Brush Up Your Shakespeare

Kathryn Samson & Lindsay Ashworth

‘A chiller, a thriller, as up to the minute as tomorrow’s headlines!’ This quote, taken from a review of West Side Story in the New York Mirror, 1958, still rings true today. A plot that deals with teenage love, racial hatred and gang warfare would not be out of place in an average Martin Scorcese film. However, it is no secret that the basic concept for this story is now nearly five hundred years old!

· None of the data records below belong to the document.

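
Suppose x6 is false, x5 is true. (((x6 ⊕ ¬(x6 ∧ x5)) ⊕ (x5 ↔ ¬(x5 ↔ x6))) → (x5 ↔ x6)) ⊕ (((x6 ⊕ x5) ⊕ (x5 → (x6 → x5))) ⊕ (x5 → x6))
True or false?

T

x6 ∧ x5 = F ∧ T = F
¬(x6 ∧ x5) = ¬F = T
x6 ⊕ ¬(x6 ∧ x5) = F ⊕ T = T
x5 ↔ x6 = T ↔ F = F
¬(x5 ↔ x6) = ¬F = T
x5 ↔ ¬(x5 ↔ x6) = T ↔ T = T
(x6 ⊕ ¬(x6 ∧ x5)) ⊕ (x5 ↔ ¬(x5 ↔ x6)) = T ⊕ T = F
x5 ↔ x6 = T ↔ F = F
((x6 ⊕ ¬(x6 ∧ x5)) ⊕ (x5 ↔ ¬(x5 ↔ x6))) → (x5 ↔ x6) = F → F = T
x6 ⊕ x5 = F ⊕ T = T
x6 → x5 = F → T = T
x5 → (x6 → x5) = T → T = T
(x6 ⊕ x5) ⊕ (x5 → (x6 → x5)) = T ⊕ T = F
x5 → x6 = T → F = F
((x6 ⊕ x5) ⊕ (x5 → (x6 → x5))) ⊕ (x5 → x6) = F ⊕ F = F
(((x6 ⊕ ¬(x6 ∧ x5)) ⊕ (x5 ↔ ¬(x5 ↔ x6))) → (x5 ↔ x6)) ⊕ (((x6 ⊕ x5) ⊕ (x5 → (x6 → x5))) ⊕ (x5 → x6)) = T ⊕ F = T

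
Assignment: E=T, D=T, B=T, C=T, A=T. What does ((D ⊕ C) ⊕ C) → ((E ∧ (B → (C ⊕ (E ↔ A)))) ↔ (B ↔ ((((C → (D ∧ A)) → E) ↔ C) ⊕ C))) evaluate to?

T

D ⊕ C = T ⊕ T = F
(D ⊕ C) ⊕ C = F ⊕ T = T
E ↔ A = T ↔ T = T
C ⊕ (E ↔ A) = T ⊕ T = F
B → (C ⊕ (E ↔ A)) = T → F = F
E ∧ (B → (C ⊕ (E ↔ A))) = T ∧ F = F
D ∧ A = T ∧ T = T
C → (D ∧ A) = T → T = T
(C → (D ∧ A)) → E = T → T = T
((C → (D ∧ A)) → E) ↔ C = T ↔ T = T
(((C → (D ∧ A)) → E) ↔ C) ⊕ C = T ⊕ T = F
B ↔ ((((C → (D ∧ A)) → E) ↔ C) ⊕ C) = T ↔ F = F
(E ∧ (B → (C ⊕ (E ↔ A)))) ↔ (B ↔ ((((C → (D ∧ A)) → E) ↔ C) ⊕ C)) = F ↔ F = T
((D ⊕ C) ⊕ C) → ((E ∧ (B → (C ⊕ (E ↔ A)))) ↔ (B ↔ ((((C → (D ∧ A)) → E) ↔ C) ⊕ C))) = T → T = T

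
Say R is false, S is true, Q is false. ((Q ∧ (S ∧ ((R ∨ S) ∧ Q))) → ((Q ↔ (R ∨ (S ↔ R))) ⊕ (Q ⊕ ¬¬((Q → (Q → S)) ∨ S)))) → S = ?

R ∨ S = F ∨ T = T
(R ∨ S) ∧ Q = T ∧ F = F
S ∧ ((R ∨ S) ∧ Q) = T ∧ F = F
Q ∧ (S ∧ ((R ∨ S) ∧ Q)) = F ∧ F = F
S ↔ R = T ↔ F = F
R ∨ (S ↔ R) = F ∨ F = F
Q ↔ (R ∨ (S ↔ R)) = F ↔ F = T
Q → S = F → T = T
Q → (Q → S) = F → T = T
(Q → (Q → S)) ∨ S = T ∨ T = T
¬((Q → (Q → S)) ∨ S) = ¬T = F
¬¬((Q → (Q → S)) ∨ S) = ¬F = T
Q ⊕ ¬¬((Q → (Q → S)) ∨ S) = F ⊕ T = T
(Q ↔ (R ∨ (S ↔ R))) ⊕ (Q ⊕ ¬¬((Q → (Q → S)) ∨ S)) = T ⊕ T = F
(Q ∧ (S ∧ ((R ∨ S) ∧ Q))) → ((Q ↔ (R ∨ (S ↔ R))) ⊕ (Q ⊕ ¬¬((Q → (Q → S)) ∨ S))) = F → F = T
((Q ∧ (S ∧ ((R ∨ S) ∧ Q))) → ((Q ↔ (R ∨ (S ↔ R))) ⊕ (Q ⊕ ¬¬((Q → (Q → S)) ∨ S)))) → S = T → T = T

T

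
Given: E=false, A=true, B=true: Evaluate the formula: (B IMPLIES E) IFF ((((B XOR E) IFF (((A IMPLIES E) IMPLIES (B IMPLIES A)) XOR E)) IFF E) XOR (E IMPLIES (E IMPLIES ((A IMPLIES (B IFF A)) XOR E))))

false

B IMPLIES E = true IMPLIES false = false
B XOR E = true XOR false = true
A IMPLIES E = true IMPLIES false = false
B IMPLIES A = true IMPLIES true = true
(A IMPLIES E) IMPLIES (B IMPLIES A) = false IMPLIES true = true
((A IMPLIES E) IMPLIES (B IMPLIES A)) XOR E = true XOR false = true
(B XOR E) IFF (((A IMPLIES E) IMPLIES (B IMPLIES A)) XOR E) = true IFF true = true
((B XOR E) IFF (((A IMPLIES E) IMPLIES (B IMPLIES A)) XOR E)) IFF E = true IFF false = false
B IFF A = true IFF true = true
A IMPLIES (B IFF A) = true IMPLIES true = true
(A IMPLIES (B IFF A)) XOR E = true XOR false = true
E IMPLIES ((A IMPLIES (B IFF A)) XOR E) = false IMPLIES true = true
E IMPLIES (E IMPLIES ((A IMPLIES (B IFF A)) XOR E)) = false IMPLIES true = true
(((B XOR E) IFF (((A IMPLIES E) IMPLIES (B IMPLIES A)) XOR E)) IFF E) XOR (E IMPLIES (E IMPLIES ((A IMPLIES (B IFF A)) XOR E))) = false XOR true = true
(B IMPLIES E) IFF ((((B XOR E) IFF (((A IMPLIES E) IMPLIES (B IMPLIES A)) XOR E)) IFF E) XOR (E IMPLIES (E IMPLIES ((A IMPLIES (B IFF A)) XOR E)))) = false IFF true = false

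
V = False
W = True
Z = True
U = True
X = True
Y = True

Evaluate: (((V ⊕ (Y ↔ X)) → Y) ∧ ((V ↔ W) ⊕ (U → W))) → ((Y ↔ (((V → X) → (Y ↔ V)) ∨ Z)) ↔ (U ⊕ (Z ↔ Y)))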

West Side Story is just one show from a whole genre of Broadway musicals that take their inspiration from the works of William Shakespeare.

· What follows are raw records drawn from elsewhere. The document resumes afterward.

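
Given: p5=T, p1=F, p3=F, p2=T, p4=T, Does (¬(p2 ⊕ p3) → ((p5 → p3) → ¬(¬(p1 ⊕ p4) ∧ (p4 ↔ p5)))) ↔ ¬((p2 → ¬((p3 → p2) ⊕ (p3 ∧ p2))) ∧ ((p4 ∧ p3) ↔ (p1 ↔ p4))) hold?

p2 ⊕ p3 = T ⊕ F = T
¬(p2 ⊕ p3) = ¬T = F
p5 → p3 = T → F = F
p1 ⊕ p4 = F ⊕ T = T
¬(p1 ⊕ p4) = ¬T = F
p4 ↔ p5 = T ↔ T = T
¬(p1 ⊕ p4) ∧ (p4 ↔ p5) = F ∧ T = F
¬(¬(p1 ⊕ p4) ∧ (p4 ↔ p5)) = ¬F = T
(p5 → p3) → ¬(¬(p1 ⊕ p4) ∧ (p4 ↔ p5)) = F → T = T
¬(p2 ⊕ p3) → ((p5 → p3) → ¬(¬(p1 ⊕ p4) ∧ (p4 ↔ p5))) = F → T = T
p3 → p2 = F → T = T
p3 ∧ p2 = F ∧ T = F
(p3 → p2) ⊕ (p3 ∧ p2) = T ⊕ F = T
¬((p3 → p2) ⊕ (p3 ∧ p2)) = ¬T = F
p2 → ¬((p3 → p2) ⊕ (p3 ∧ p2)) = T → F = F
p4 ∧ p3 = T ∧ F = F
p1 ↔ p4 = F ↔ T = F
(p4 ∧ p3) ↔ (p1 ↔ p4) = F ↔ F = T
(p2 → ¬((p3 → p2) ⊕ (p3 ∧ p2))) ∧ ((p4 ∧ p3) ↔ (p1 ↔ p4)) = F ∧ T = F
¬((p2 → ¬((p3 → p2) ⊕ (p3 ∧ p2))) ∧ ((p4 ∧ p3) ↔ (p1 ↔ p4))) = ¬F = T
(¬(p2 ⊕ p3) → ((p5 → p3) → ¬(¬(p1 ⊕ p4) ∧ (p4 ↔ p5)))) ↔ ¬((p2 → ¬((p3 → p2) ⊕ (p3 ∧ p2))) ∧ ((p4 ∧ p3) ↔ (p1 ↔ p4))) = T ↔ T = T

T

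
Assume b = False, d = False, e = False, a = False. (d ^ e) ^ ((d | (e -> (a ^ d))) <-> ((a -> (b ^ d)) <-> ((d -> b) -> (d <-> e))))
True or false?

Substituting b=False, d=False, e=False, a=False:
d ^ e = False ^ False = False
a ^ d = False ^ False = False
e -> (a ^ d) = False -> False = True
d | (e -> (a ^ d)) = False | True = True
b ^ d = False ^ False = False
a -> (b ^ d) = False -> False = True
d -> b = False -> False = True
d <-> e = False <-> False = True
(d -> b) -> (d <-> e) = True -> True = True
(a -> (b ^ d)) <-> ((d -> b) -> (d <-> e)) = True <-> True = True
(d | (e -> (a ^ d))) <-> ((a -> (b ^ d)) <-> ((d -> b) -> (d <-> e))) = True <-> True = True
(d ^ e) ^ ((d | (e -> (a ^ d))) <-> ((a -> (b ^ d)) <-> ((d -> b) -> (d <-> e)))) = False ^ True = True

True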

It was Broadway legend, Jerome Robbins, who conceived the idea of setting Romeo and Juliet to music within the context of New York City gangs. ‘Fair Verona’ morphs into the urban slums of New York, and the Montagues and Capulets find their equivalents in the juvenile gangs of local whites and immigrant Puerto Ricans, battling to the death over the streets they claim as their territory. The famous balcony scene of Shakespeare’s tragedy is recreated as Tony and Maria meet on an ugly fire escape of a New York tenement. West Side Story was totally innovative in style, music and choreography but was by no means the first show to borrow from the Bard.

Back in 1938, George Abbot lifted the characters and plot of Shakespeare’s The Comedy Of Errors and approached the famous musical/lyrical duo, Rogers and Hart, to produce a score. The result: The Boys from Syracuse.

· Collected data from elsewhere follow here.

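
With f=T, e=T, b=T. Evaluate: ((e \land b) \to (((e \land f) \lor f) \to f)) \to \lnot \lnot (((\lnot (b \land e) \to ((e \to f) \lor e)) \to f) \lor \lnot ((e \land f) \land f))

Substituting f=T, e=T, b=T:
e \land b = T \land T = T
e \land f = T \land T = T
(e \land f) \lor f = T \lor T = T
((e \land f) \lor f) \to f = T \to T = T
(e \land b) \to (((e \land f) \lor f) \to f) = T \to T = T
b \land e = T \land T = T
\lnot (b \land e) = \lnot T = F
e \to f = T \to T = T
(e \to f) \lor e = T \lor T = T
\lnot (b \land e) \to ((e \to f) \lor e) = F \to T = T
(\lnot (b \land e) \to ((e \to f) \lor e)) \to f = T \to T = T
e \land f = T \land T = T
(e \land f) \land f = T \land T = T
\lnot ((e \land f) \land f) = \lnot T = F
((\lnot (b \land e) \to ((e \to f) \lor e)) \to f) \lor \lnot ((e \land f) \land f) = T \lor F = T
\lnot (((\lnot (b \land e) \to ((e \to f) \lor e)) \to f) \lor \lnot ((e \land f) \land f)) = \lnot T = F
\lnot \lnot (((\lnot (b \land e) \to ((e \to f) \lor e)) \to f) \lor \lnot ((e \land f) \land f)) = \lnot F = T
((e \land b) \to (((e \land f) \lor f) \to f)) \to \lnot \lnot (((\lnot (b \land e) \to ((e \to f) \lor e)) \to f) \lor \lnot ((e \land f) \land f)) = T \to T = T

T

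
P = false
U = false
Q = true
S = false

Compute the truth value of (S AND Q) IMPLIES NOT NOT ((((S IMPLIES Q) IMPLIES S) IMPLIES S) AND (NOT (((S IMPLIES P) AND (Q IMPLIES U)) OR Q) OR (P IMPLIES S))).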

Only one authentic line from the original play made its way into the musical: ‘The venom of clamours of a jealous woman poisons more deadly than a mad dog’s tooth.’ This was duly acknowledged as such when one of the characters popped his head around from the wings and announced, ‘Shakespeare!’

The Boys from Syracuse enjoyed a successful run both on Broadway and in London’s West End, the London cast featuring such greats as Bob Monkhouse and Ronnie Corbett! However, when it comes to lasting success and enduring appeal, it was to prove no match for the next show to take its inspiration from the small bearded man from Stratford.

The idea for Kiss Me Kate was planted in the mind of producer Saint Subber while working as a stagehand on a production of The Taming Of The Shrew. The married stars of the show, Alfred Lunt and Lynn Fontanne, had an offstage relationship almost as tempestuous as the one they had onstage while portraying Shakespeare’s famous quarrelling couple. Veteran comedy writers Samuel and Bella Spewack, who had been separated for some time, reunited to write the libretto. The story is a play within a play that follows the lives of egotistical actor-producer Fred Graham and his temperamental co-star and ex-wife Lili Vanessi in a production of, yes you’ve guessed it, Shakespeare’s The Taming Of The Shrew. Life imitated art when, just like Fred and Lili, the Spewacks managed to resolve their differences and stayed together permanently after the production was staged.

If Shakespeare would have taken offence at the disrespectful use of his work in Kiss Me Kate, a production to be conceived in the early ’80s would have him turning in his grave! Return to the Forbidden Planet is based on the hit 1956 science fiction film, Forbidden Planet, which itself is based loosely on Shakespeare’s The Tempest (why does everything to do with Shakespeare have to be so confusing?). Around this Bob Carlton manages to imaginatively blend almost all of the best rock ’n’ roll hits from the ’50s and ’60s with shamelessly bastardised lines from almost every Shakespeare play ever written. Classic examples include: ‘two bleeps or not two bleeps, that is the question’ and ‘But soft, what light from yonder airlock breaks!’ Strange as the concept may seem, it worked brilliantly. Return to the Forbidden Planet won the 1990 Olivier award for best musical and acquired a cult following.

So, in the words of Mr. Cole Porter, if you want a show with universal themes and timeless appeal, ‘Brush up your Shakespeare and you’ll all kow-pow!’